Entre los equipos admitidos se encuentran Tomás Llavador Arquitectos e Ingenieros, Vetges Tu i Mediterrania o Negrosobreazul. También concurren al proceso AMESdenaranja, Bordas Peiro Architecte, Lavila Arquitectos, Virtuarch Studio y el arquitecto Carlos Campos González. La universidad licitó por 451.700,09 euros el contrato para la redacción del proyecto básico, el proyecto de ejecución y la dirección facultativa completa de las obras. El plazo máximo establecido para la entrega del proyecto básico y su supervisión será de tres meses desde la formalización del contrato.
La Casa de los Caramelos fue adquirida por la UPV a la Generalitat Valenciana en septiembre de 2024 por 3,1 millones de euros. El inmueble, ubicado entre las calles Conde Trénor número 7 y Muro de Santa Ana número 6, en el distrito de Ciutat Vella, ocupa una parcela de 433 metros cuadrados y suma una superficie útil construida de 2.228 metros cuadrados.
La actuación presenta una notable complejidad técnica debido al valor patrimonial del edificio y al objetivo de la universidad de conservar sus elementos históricos más relevantes.
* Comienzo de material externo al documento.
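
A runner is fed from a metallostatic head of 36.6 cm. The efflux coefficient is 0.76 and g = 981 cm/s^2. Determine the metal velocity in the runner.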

La futura intervención deberá compatibilizar la recuperación arquitectónica con la adaptación funcional de los espacios para nuevos usos culturales, académicos e institucionales.
La UPV busca reforzar su vínculo con la ciudadanía
El rector de la UPV, José Capilla, defendía el proyecto como "un paso decisivo" para hacer realidad una aspiración histórica de la institución: disponer de una sede en el centro de València que permita reforzar el vínculo con la ciudadanía. Según explicaba, el futuro espacio, denominado ‘UPV Caramelos’, mantendrá “la huella histórica del edificio” y servirá para desarrollar actividades “que tengan sentido en el centro de la ciudad”.
La futura sede albergará actos culturales, institucionales y protocolarios, además de jornadas nacionales e internacionales de pequeño y mediano formato y actividades vinculadas a titulaciones como Humanidades o Bellas Artes. La intención de la universidad es que el espacio tenga actividad también durante fines de semana y festivos para consolidarse como un enclave dinámico y abierto al público.
La previsión de la institución es que el nuevo edificio pueda abrir sus puertas a partir de 2028, aunque los plazos dependerán de la complejidad técnica de la rehabilitación y de las exigencias propias de intervenir en un entorno patrimonial protegido como Ciutat Vella.